The government responded by accusing NGOs and the UN of supporting rebel activities and actually expelled a UN worker from Darfur. The UN angrily protested, but there was little else they could do. The government also targeted several NGOs as complicit with the rebels and took steps to limit their activities. The government was stepping up their bizarre rhetoric and strange accusations in response to increasing pressure from world leaders. They would continue to deny any involvement in the Darfur tragedy despite the obvious blood on their hands.
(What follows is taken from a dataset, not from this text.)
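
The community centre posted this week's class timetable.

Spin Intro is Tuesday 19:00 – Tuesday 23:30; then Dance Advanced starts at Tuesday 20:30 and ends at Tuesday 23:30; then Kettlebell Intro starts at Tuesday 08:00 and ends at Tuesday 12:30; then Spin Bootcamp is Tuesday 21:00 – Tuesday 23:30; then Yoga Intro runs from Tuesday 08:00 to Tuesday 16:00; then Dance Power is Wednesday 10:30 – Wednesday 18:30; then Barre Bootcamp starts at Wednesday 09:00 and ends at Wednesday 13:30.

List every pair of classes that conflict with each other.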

On the last day of June 2004, Colin Powell, the US secretary of state, made an official visit to Sudan to protest the horrors of Darfur and to urge the government of Sudan to stop the carnage there. As part of his mission, he traveled to Darfur, to the camp at Abu-Shok, to see the refugees for himself.3 The usually stoic and subdued inhabitants of Abu-Shok, I was told, crawled out of their tiny plastic huts and cheered his arrival.
That image, that powerful and tender description of cheering, waving refugees gave me such hope, until I learned that the government had forced the healthiest among these war-ravaged people to appear, to cheer and wave and smile and prove to Colin Powell and the world that they were healthy and happy and well fed indeed. The sickliest were told to stay out of sight. To beef up the appearance of the IDPs, the government infiltrated the camp with its own workers, their trickery evidenced by the men’s shiny leather shoes and the women’s obesity. Colin Powell’s entourage was reported to have noticed the interlopers and knew that they were government plants. The government continued their heinous games.
Within days of Colin Powell’s visit, the head of the UN, Kofi Annan, made an official sojourn to Sudan to protest the government’s villainous actions in Darfur, and he, too, included a visit to that beleaguered region. His itinerary included a stop at Al Mashtel, the camp which, though it had seemingly been emptied and its inhabitants moved to Abu-Shok, then housed some four thousand desperate arrivals for whom there was no place else to go. They lived there in squalor, without food, without water, and without shelter. It would have made for a compelling meeting, but when Annan arrived, the camp’s inhabitants had disappeared; all that remained were some stray donkeys picking through the rubble. The government had purposely moved these squatters to avoid any embarrassment.
Annan’s delegation moved then to Abu-Shok and spoke with several inhabitants there. The government watched the proceedings with heightened interest, as only certain IDPs had been chosen to speak, the better to contain information. Names of others who spoke were written down, and several days later, three of those IDPs who had dared to step forward and be heard were arrested by the government for interacting with the delegation.4
Despite the government’s attempts to depict a rosy situation in Darfur, the reality was that the situation was deteriorating for the IDPs. Malnutrition was increasing, and, without fuel for food preparation, it would increase further despite food rations being delivered by WFP. Dysentery was rising and medicine that we had hoped would last for many months was running out. Malaria, too, was on the rise, and the disease burden on this already fragile population could prove deadly.
I was asked to return to Darfur, and, lipstick in hand, returned there in August 2004, just a few short months after my departure, to resume my role there.